Quem mandou matar Marielle? Essa pergunta assombra a democracia brasileira há três anos e ainda parece muito longe de ser respondida. Na madrugada do dia 14 de março de 2018, a então vereadora do Rio de Janeiro, Marielle Franco (Psol) e seu motorista, Anderson Gomes, foram brutalmente assassinados em uma emboscada e até hoje não há conclusão sobre o mandante do crime.

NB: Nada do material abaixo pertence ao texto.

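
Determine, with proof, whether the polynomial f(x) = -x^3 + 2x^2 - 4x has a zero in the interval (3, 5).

No such root exists.

f(3) = -21 and f(5) = -95, both negative.
The derivative f'(x) = -3x^2 + 4x - 4 is a quadratic with discriminant 4² − 4·(-3)·(-4) = -32 < 0; it never vanishes, so it is always negative (sign of the leading coefficient).
Hence f is strictly decreasing on ℝ, and in particular on [3, 5]. A strictly monotone function with same-sign endpoint values stays negative on the whole interval, so f has no zero in (3, 5).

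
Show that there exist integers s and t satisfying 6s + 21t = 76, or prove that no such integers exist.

Any value of 6s + 21t is a multiple of gcd(6, 21) = 3.
But 76 = 3·25 + 1, so 3 ∤ 76.
Therefore 6s + 21t = 76 has no solution in integers.

No, no such integers exist.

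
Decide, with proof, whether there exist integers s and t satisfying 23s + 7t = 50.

Since gcd(23, 7) = 1, every integer is an integer combination of 23 and 7.
Run the Euclidean algorithm on 23 and 7: 23 = 3·7 + 2, 7 = 3·2 + 1, 2 = 2·1 + 0.
Unwinding: 1 = 7 − 3·2 = 7 − 3·(23 − 3·7) = −3·23 + 10·7, i.e. 23·(-3) + 7·10 = 1.
Times 50: 23·(-150) + 7·500 = 50, so (-150, 500) solves it.
Adding 22·7 to s and subtracting 22·23 from t gives the tidier solution (4, -6).
Check: 23·4 + 7·(-6) = 92 − 42 = 50. ✓

s = 4, t = -6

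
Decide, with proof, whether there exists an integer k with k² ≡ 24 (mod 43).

k = 14 works: 14² = 196, and 196 − 24 = 172 = 4·43.

k = 14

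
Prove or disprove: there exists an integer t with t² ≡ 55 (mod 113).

113 is prime, so by Euler's criterion 55 is a square mod 113 iff 55^((113−1)/2) = 55^56 ≡ 1 (mod 113).
Repeated squaring mod 113: 55^2 = 3025 ≡ 87; 55^4 ≡ 87² = 7569 ≡ 111; 55^8 ≡ 111² = 12321 ≡ 4; 55^16 ≡ 4² = 16 ≡ 16; 55^32 ≡ 16² = 256 ≡ 30.
Since 56 = 32 + 16 + 8, 55^56 ≡ 30 · 16 · 4; multiplying out mod 113: 30·16 = 480 ≡ 28, then 28·4 = 112 ≡ 112. Thus 55^56 ≡ 112 ≡ −1 (mod 113).
By Euler's criterion 55 is a quadratic non-residue mod 113: no t satisfies t² ≡ 55 (mod 113).

There is no such integer.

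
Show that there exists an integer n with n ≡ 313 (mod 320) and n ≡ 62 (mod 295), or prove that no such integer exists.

Both moduli are multiples of 5 = gcd(320, 295), so any solution would satisfy n ≡ 313 and n ≡ 62 modulo 5 simultaneously.
However 313 ≡ 3 and 62 ≡ 2 (mod 5), and 3 ≠ 2.
So no integer satisfies both congruences.

No, no such integer exists.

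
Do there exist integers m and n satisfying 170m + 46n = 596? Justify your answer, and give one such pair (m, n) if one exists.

Every value of 170m + 46n is a multiple of gcd(170, 46) = 2; since 2 ∣ 596, solutions exist.
Dividing through by 2 reduces the equation to 85m + 23n = 298.
Dividing repeatedly: 85 = 3·23 + 16, 23 = 1·16 + 7, 16 = 2·7 + 2, 7 = 3·2 + 1, 2 = 2·1 + 0.
Unwinding: 1 = 7 − 3·2 = 7 − 3·(16 − 2·7) = −3·16 + 7·7 = −3·16 + 7·(23 − 1·16) = 7·23 − 10·16 = 7·23 − 10·(85 − 3·23) = −10·85 + 37·23, i.e. 85·(-10) + 23·37 = 1.
Multiplying through by 298: m = (-10)·298 = -2980, n = 37·298 = 11026 is a solution.
Adding 130·23 to m and subtracting 130·85 from n gives the tidier solution (10, -24).
Indeed 170·10 + 46·(-24) = 1700 − 1104 = 596.

m = 10, n = -24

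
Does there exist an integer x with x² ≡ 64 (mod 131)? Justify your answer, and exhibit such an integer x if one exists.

Take x = 123. Then 123² = 15129 = 115·131 + 64, so 123² ≡ 64 (mod 131).

x = 123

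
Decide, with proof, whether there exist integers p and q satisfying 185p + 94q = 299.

p = 57, q = -109

185 and 94 are coprime, so 185p + 94q ranges over all of ℤ.
Dividing repeatedly: 185 = 1·94 + 91, 94 = 1·91 + 3, 91 = 30·3 + 1, 3 = 3·1 + 0.
Back-substituting, 1 = 91 − 30·3 = 91 − 30·(94 − 1·91) = −30·94 + 31·91 = −30·94 + 31·(185 − 1·94) = 31·185 − 61·94; that is, 185·31 + 94·(-61) = 1.
Multiplying through by 299: p = 31·299 = 9269, q = (-61)·299 = -18239 is a solution.
Shifting by a multiple of (94, −185) keeps it a solution: p = 9269 − 98·94 = 57, q = -18239 + 98·185 = -109.
Indeed 185·57 + 94·(-109) = 10545 − 10246 = 299.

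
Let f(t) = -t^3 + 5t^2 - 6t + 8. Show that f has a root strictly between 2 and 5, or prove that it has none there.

Yes, f has a root in the interval.

f(2) = 8 and f(5) = -22, which have opposite signs.
f is continuous everywhere (it is a polynomial), in particular on [2, 5].
By the Intermediate Value Theorem, f takes the value 0 somewhere in the open interval.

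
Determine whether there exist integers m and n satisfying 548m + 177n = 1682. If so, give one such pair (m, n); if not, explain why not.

m = 151, n = -458

548 and 177 are coprime, so 548m + 177n ranges over all of ℤ.
Dividing repeatedly: 548 = 3·177 + 17, 177 = 10·17 + 7, 17 = 2·7 + 3, 7 = 2·3 + 1, 3 = 3·1 + 0.
Back-substituting, 1 = 7 − 2·3 = 7 − 2·(17 − 2·7) = −2·17 + 5·7 = −2·17 + 5·(177 − 10·17) = 5·177 − 52·17 = 5·177 − 52·(548 − 3·177) = −52·548 + 161·177; that is, 548·(-52) + 177·161 = 1.
Multiplying through by 1682: m = (-52)·1682 = -87464, n = 161·1682 = 270802 is a solution.
Shifting by a multiple of (177, −548) keeps it a solution: m = -87464 + 495·177 = 151, n = 270802 − 495·548 = -458.
Check: 548·151 + 177·(-458) = 82748 − 81066 = 1682. ✓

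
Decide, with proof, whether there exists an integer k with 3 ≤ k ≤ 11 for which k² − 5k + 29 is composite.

k = 4

At k = 4: 4² − 5·4 + 29 = 25 = 5·5, which is composite.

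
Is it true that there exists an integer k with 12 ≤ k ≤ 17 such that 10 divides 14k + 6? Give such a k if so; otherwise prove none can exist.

Scanning upward from k = 12 gives 174, 188, 202, 216, none divisible by 10. At k = 16 we get 14·16 + 6 = 230, and 230 = 10·23.

k = 16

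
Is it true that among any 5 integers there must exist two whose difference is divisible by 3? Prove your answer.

Yes, this is always true.

Partition the integers by their residue mod 3; there are 3 classes.
Since 5 > 3, two of the 5 integers must share a residue class by the pigeonhole principle; call them a and b.
Equal remainders mean a − b ≡ 0 (mod 3), so 3 divides their difference.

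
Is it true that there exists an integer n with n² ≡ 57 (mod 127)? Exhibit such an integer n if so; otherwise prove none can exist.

No such integer exists.

127 is prime, so by Euler's criterion 57 is a square mod 127 iff 57^((127−1)/2) = 57^63 ≡ 1 (mod 127).
Repeated squaring mod 127: 57^2 = 3249 ≡ 74; 57^4 ≡ 74² = 5476 ≡ 15; 57^8 ≡ 15² = 225 ≡ 98; 57^16 ≡ 98² = 9604 ≡ 79; 57^32 ≡ 79² = 6241 ≡ 18.
Since 63 = 32 + 16 + 8 + 4 + 2 + 1, 57^63 ≡ 18 · 79 · 98 · 15 · 74 · 57; multiplying out mod 127: 18·79 = 1422 ≡ 25, then 25·98 = 2450 ≡ 37, then 37·15 = 555 ≡ 47, then 47·74 = 3478 ≡ 49, then 49·57 = 2793 ≡ 126. Thus 57^63 ≡ 126 ≡ −1 (mod 127).
By Euler's criterion 57 is a quadratic non-residue mod 127: no n satisfies n² ≡ 57 (mod 127).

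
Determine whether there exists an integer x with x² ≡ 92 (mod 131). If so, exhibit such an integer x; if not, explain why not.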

O caso de Marielle é o exemplo mais gritante de violência política de gênero no Brasil – embora esteja longe de ser o último. Marielle era socióloga com mestrado em administração pública, negra, feminista, bissexual e criada na favela. A vereadora virou um símbolo internacional da luta pelos direitos humanos. E até hoje ninguém sabe dizer quem violou o direito mais fundamental de Marielle: o direito à vida.

Marielle foi violentada ao menos três vezes. A primeira, com seu assassinato. A segunda, com a falta de respostas sobre os envolvidos no crime e os motivos que levaram à execução da vereadora. E uma terceira, que se perpetua quase todos os dias, quando ela se torna vítima de um assassinato de reputações que tenta desmoralizá-la através de fake news mesmo após toda a violência já sofrida por ela e pela sua família.

Não bastou calar a voz de Marielle através de um crime bárbaro. A violência política não termina nem mesmo com a morte da vereadora. Ela segue firme todos os dias em campanhas de difamação para tentar minimizar a importância da luta de Marielle na política.

As perguntas sem resposta nesse caso não assombram apenas as famílias e amigos das vítimas. Essas perguntas não respondidas – quem matou, quem mandou matar e por quê – são uma mais uma sombra na cada vez mais combalida democracia brasileira.

O caso de Marielle está inteiro cheio de falhas: troca de delegados, possível fraude nas investigações, câmeras do trajeto da noite do crime desligadas, munições usadas para o assassinato que pertenciam à polícia, uma arma do crime que nunca foi encontrada.

Responder quem mandou matar Marielle e por quê é uma pergunta urgente e essencial para a democracia. Uma representante eleita pelo povo foi covardemente assassinada e até hoje ninguém sabe exatamente o motivo. Mais uma mulher teve sua voz silenciada ao ocupar espaços na política e a polícia não consegue responder quem é o responsável.

Não há democracia plena quando crimes políticos como esse passam batido e ficam na gaveta sem solução.